Skip the non-required expenses: People spend a lot of
money for buying new clothes or buying books or eating outside. These are the
expenses that are completely within one's control. These are the things on
which one can spend money if he can afford. The expense of this non-required
category can be skipped and can be trimmed if one doesn't have money. It is
better to postpone buying of books for times when he has extra money. One may
choose not to spend money on clothes at all for several months. Then, he may
plan to make clothing purchases on few occasions.
Pay the bills and debts on time: Money should be
arranged for bills and EMIs in advance and these should be paid on time. One
must understand the fact that paying these on time saves some extra bucks every
time. It is better to pay the debt than parking that into a savings account. If
one has Rs.50000 earning 4 percent in a savings account, whereas his credit
cards are losing 40-42 per cent, then it's a better idea to pay the card dues.
Once the debt is paid, one can transfer that same monthly payment into a
savings account.
Better to go for foreclosures: It is not that all the
twelve months are lean months for the people with irregular income. There are
always few better months which fetch them good amount. Whenever one gets a
handsome amount, it is better to settle the existing loans, even if they are
expensive. Despite the prepayment fee, it is advisable to dispose of all the
loans as soon as possible.
Save and
invest smartly
One shouldn't keep all his funds in the first account.
Instead, one should try to put the extra amount (after keeping the day to day
expenses aside) in the savings account. Following the routine plan is the best
way to save. If one continues this for few months, he would don't even notice
that he is not spending as much as earlier. Some people don't save because they
are left with a very little amount after expenses. They should not feel ashamed
in starting with a very little amount, but the important point is to get
started. Keeping a long term view helps one realize the value of a small start.
It is really foolish to save money and keep idle into a savings account. The
next step is investing the money so as which proves to be helpful for future.
Buy Life and medical insurance: Life insurance plan
is thoughtful investment that can be helpful in financial security of the
family. Every family has a lifestyle and a standard of living. This is mainly
based on the earnings of the head of the family.

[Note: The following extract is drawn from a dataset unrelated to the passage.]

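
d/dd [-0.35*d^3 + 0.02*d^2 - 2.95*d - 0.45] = -1.05*d^2 + 0.04*d - 2.95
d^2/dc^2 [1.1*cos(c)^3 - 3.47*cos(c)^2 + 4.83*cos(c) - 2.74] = -9.9*cos(c)^3 + 13.88*cos(c)^2 + 1.77*cos(c) - 6.94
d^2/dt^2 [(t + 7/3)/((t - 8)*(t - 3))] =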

It would be really difficult
for his family and children to maintain the same lifestyle in case he meets
with any unfortunate incident. Hence, it is prudent to buy a term insurance for
himself and make the children his nominee. A single-premium policy is the
perfect idea for people with irregular income as they are not paid regularly.

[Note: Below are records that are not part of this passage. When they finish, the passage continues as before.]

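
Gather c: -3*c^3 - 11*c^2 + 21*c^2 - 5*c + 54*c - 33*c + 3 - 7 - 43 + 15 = -3*c^3 + 10*c^2 + 16*c - 32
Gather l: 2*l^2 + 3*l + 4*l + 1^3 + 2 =2*l^2 + 7*l + 3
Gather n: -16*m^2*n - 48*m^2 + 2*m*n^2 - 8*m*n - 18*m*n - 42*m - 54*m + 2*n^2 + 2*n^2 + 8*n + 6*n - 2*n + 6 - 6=-48*m^2 - 96*m + n^2*(2*m + 4) + n*(-16*m^2 - 26*m + 12)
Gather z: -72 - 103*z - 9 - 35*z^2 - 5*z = -35*z^2 - 108*z - 81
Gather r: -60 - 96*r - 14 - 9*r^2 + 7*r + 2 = -9*r^2 - 89*r - 72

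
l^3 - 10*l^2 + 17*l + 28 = (l - 7)*(l - 4)*(l + 1)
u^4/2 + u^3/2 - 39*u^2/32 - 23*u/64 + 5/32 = (u/2 + 1)*(u - 5/4)*(u - 1/4)*(u + 1/2)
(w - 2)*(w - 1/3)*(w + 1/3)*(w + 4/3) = w^4 - 2*w^3/3 - 25*w^2/9 + 2*w/27 + 8/27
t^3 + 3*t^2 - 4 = (t - 1)*(t + 2)^2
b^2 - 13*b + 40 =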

Another thing, which is necessary, is to buy a family floater mediclaim policy.
It would really relieve him from the pressure of paying hospital bills.
Opt for liquid plus schemes and short term FDs: Saved
money can be invested into liquid or liquid plus schemes. One can invest lump
sum in such schemes and move the money over time, say six or 12 months. Such
investing will ensure that the money is in the hands and does not get spent.

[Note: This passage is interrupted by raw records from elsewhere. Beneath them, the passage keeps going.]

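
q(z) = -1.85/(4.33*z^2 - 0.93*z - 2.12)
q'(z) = -1.85*(0.93 - 8.66*z)/(4.33*z^2 - 0.93*z - 2.12)^2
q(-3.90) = -0.03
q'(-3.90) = -0.01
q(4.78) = -0.02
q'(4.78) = 0.01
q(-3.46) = -0.03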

One can use short term FDs as well which can be accessed at a very short
notice.
In addition, sweep-in option offered by banks for a savings
bank account can earn interest for investors. This facility puts money from the
investor's account into a short-term fixed deposit and puts the money back into
that account if there is a deficit when one has issued a cheque.
Public Provident Fund and NPS: One must think about
the necessities of the years to come well ahead. Public Provident Fund is a
good investment option to build a corpus for the future. It gives eight and a
half per cent after-tax returns. One can invest as low as Rs.500 to as much as
Rs.1,00,000 per year in his PPF account. Insurance companies and mutual funds
are offering several pension plans but New Pension System (NPS) can be
preferred to collect a corpus for the years to come.